5 CFR § 3401.102 - Prohibited financial interests.

§ 3401.102 Prohibited financial interests.

(a) General prohibition. No employee, and no spouse or minor child of an employee, shall acquire or hold any securities issued by an entity on the prohibited securities list described in paragraph (b) of this section. The list shall include, but not be limited to the following:

(1) Natural gas companies;

(2) Interstate oil pipelines;

(3) Hydroelectric licensees or exemptees;

(4) Public utilities;

(5) Transmitting utilities or electric utilities engaged in the wholesale sale or transmission of electricity or having obtained an interconnection or wheeling order under part II of the Federal Power Act;

(6) Liquefied natural gas terminals as defined by section 3 of the Natural Gas Act; or

(7) Parent companies of an entity identified in paragraphs (a)(1) through (a)(6) of this section.

(b) Prohibited securities list. A prohibited securities list shall be maintained, published, and distributed by the Office of the General Counsel's General and Administrative Law section, updated annually or on a more frequent basis to include entities that meet the criteria in paragraph (a) or are otherwise subject to the Commission's jurisdiction and to remove entities that do not raise impartiality concerns after considering the above criteria.

(c) Exception. Nothing in this section prohibits an employee, or the spouse or minor child of an employee, from acquiring or holding an interest in a publicly traded or publicly available mutual fund or other collective investment fund, or in a widely held pension or mutual fund, provided: (1) That the employee neither exercises control nor has the ability to exercise control over the financial interests held in the fund; or (2) that the fund's prospectus or practice does not indicate the stated objective of concentrating its investments in entities identified in paragraphs (a)(1) through (a)(7) of this section.

(d) Reporting and divestiture—(1) Reporting of prohibited securities. An employee must promptly report in writing to the DAEO any acquired interest prohibited under paragraphs (a) and (b) of this section. New employees must report in writing to the DAEO prohibited financial interests within 30 days of commencement of employment. Prohibited financial interests acquired after employment commences and without specific intent, such as through gift, inheritance, or marriage, must be reported in writing to the DAEO within 30 days of acquisition of such interest.

(2) Divestiture of prohibited securities. A prohibited financial interest must be divested within 90 days from the date divestiture is ordered by the DAEO unless the employee obtains a written waiver from the DAEO in accordance with this section.

(3) Disqualification pending divestiture. Pending divestiture of prohibited securities, an employee must disqualify himself or herself, in accordance with 5 CFR 2635.402 and 3401.103, from participating in particular matters which, as a result of continued ownership of prohibited securities, could affect the financial interests of the employee or those of the spouse or minor child of the employee. Disqualification is not required where a waiver described in § 2635.402(d) applies.
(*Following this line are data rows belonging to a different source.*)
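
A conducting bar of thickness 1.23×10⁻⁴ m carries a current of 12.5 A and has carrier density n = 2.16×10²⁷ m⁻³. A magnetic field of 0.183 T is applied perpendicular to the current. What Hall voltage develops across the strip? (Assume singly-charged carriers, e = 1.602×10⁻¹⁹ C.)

V_H = IB/(n e t).
V_H = (12.5)(0.183)/((2.16×10²⁷)(1.602×10⁻¹⁹)(1.23×10⁻⁴)) ≈ 5.37×10⁻⁵ V.

V_H ≈ 5.37×10⁻⁵ V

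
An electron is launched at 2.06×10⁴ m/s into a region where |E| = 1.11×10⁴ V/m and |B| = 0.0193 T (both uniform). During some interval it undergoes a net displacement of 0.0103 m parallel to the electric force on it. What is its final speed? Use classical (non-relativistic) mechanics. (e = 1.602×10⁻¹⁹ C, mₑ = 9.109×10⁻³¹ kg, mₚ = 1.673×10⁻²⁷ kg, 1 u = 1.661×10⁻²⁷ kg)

B does no work; ΔKE = |q|E d.
½mv_f² = ½mv₀² + |q|Ed = ½(9.109×10⁻³¹)(2.06×10⁴)² + (1.602×10⁻¹⁹)(1.11×10⁴)(0.0103) ≈ 1.933×10⁻²² J + 1.832×10⁻¹⁷ J ≈ 1.832×10⁻¹⁷ J.
v_f = √(2·1.832×10⁻¹⁷/9.109×10⁻³¹) ≈ 6.34×10⁶ m/s.

v_f ≈ 6.34×10⁶ m/s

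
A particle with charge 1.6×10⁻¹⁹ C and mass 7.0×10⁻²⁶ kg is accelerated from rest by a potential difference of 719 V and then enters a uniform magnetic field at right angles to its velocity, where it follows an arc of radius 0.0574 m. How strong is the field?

B ≈ 0.437 T

v = √(2|q|V/m) = √(2·1.6×10⁻¹⁹·719/7.0×10⁻²⁶) ≈ 5.733×10⁴ m/s.
B = mv/(|q|r) = (7.0×10⁻²⁶)(5.733×10⁴)/((1.6×10⁻¹⁹)(0.0574)) ≈ 0.437 T.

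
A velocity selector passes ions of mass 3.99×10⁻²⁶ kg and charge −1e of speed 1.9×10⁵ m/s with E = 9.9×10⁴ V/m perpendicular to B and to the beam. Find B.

B = 0.52 T

Balance of forces in the selector: qE = qvB ⇒ B = E/v.
B = 9.9×10⁴/1.9×10⁵ = 0.52 T.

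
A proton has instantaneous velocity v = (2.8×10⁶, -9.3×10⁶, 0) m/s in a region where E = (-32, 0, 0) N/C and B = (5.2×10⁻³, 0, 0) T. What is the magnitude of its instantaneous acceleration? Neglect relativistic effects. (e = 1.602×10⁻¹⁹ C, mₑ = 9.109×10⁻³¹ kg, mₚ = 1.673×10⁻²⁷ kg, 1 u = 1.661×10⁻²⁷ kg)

|a| ≈ 4.63×10¹² m/s²

v×B = (0, 0, 4.84×10⁴) N/C.
E + v×B = (-32.0, 0, 4.84×10⁴) N/C.
F = q(E + v×B) = (1.602×10⁻¹⁹ C)·(-32.0, 0, 4.84×10⁴) = (-5.13×10⁻¹⁸, 0, 7.75×10⁻¹⁵) N.
|a| = |F|/m = 7.747×10⁻¹⁵/1.673×10⁻²⁷ ≈ 4.63×10¹² m/s².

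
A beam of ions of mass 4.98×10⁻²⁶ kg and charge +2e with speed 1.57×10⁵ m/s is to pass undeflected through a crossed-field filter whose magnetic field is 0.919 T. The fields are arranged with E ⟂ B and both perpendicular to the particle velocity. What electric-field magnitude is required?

For straight-line motion qE = qvB, so E = vB.
E = 1.57×10⁵ × 0.919 = 1.44×10⁵ V/m.

E = 1.44×10⁵ V/m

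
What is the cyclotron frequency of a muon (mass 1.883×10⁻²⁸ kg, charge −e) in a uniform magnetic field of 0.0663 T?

f = |q|B/(2πm).
f = (1.602×10⁻¹⁹)(0.0663)/(2π·1.883×10⁻²⁸) ≈ 8.98×10⁶ Hz.

f ≈ 8.98×10⁶ Hz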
(4) Tax treatment of gain on divested securities. Where divestiture is required by this section, the employee or the spouse or minor child of an employee may be eligible to defer the tax consequences of divestiture by obtaining a Certificate of Divestiture from the Director of the Office of Government Ethics before selling the securities in accordance with subpart J of 5 CFR part 2634.

(e) Waiver. The DAEO may grant a written waiver from this section based on a determination that the waiver is not inconsistent with 5 CFR part 2635 of this title or otherwise prohibited by law and that, under the particular circumstances, application of the prohibition is not necessary to avoid the appearance of an employee's misuse of position or loss of impartiality, or to otherwise ensure confidence in the impartiality and objectivity with which the Commission's programs are administered, or in the case of a special Government employee, divestiture would result in substantial financial hardship. A waiver under this paragraph must be in writing and may impose appropriate conditions, such as requiring execution of a written disqualification.

(f) Definitions. For the purposes of this section:

(1) The term securities includes an interest in debt or equity instruments. The term includes, without limitation, secured and unsecured bonds, debentures, notes, securitized assets, and commercial paper, as well as all types of preferred and common stock. The term encompasses both current and contingent ownership interests, including any beneficial or legal interest derived from a trust. It extends to any right to acquire or dispose of any long or short position in such securities and includes, without limitation, interests convertible into such securities, as well as options, rights, warrants, puts, calls, and straddles with respect thereto.

(2) The term parent means a company that possesses, directly or indirectly, the power to direct or cause the direction of the management and policies of an entity identified in paragraphs (a)(1) through (a)(6) of this section.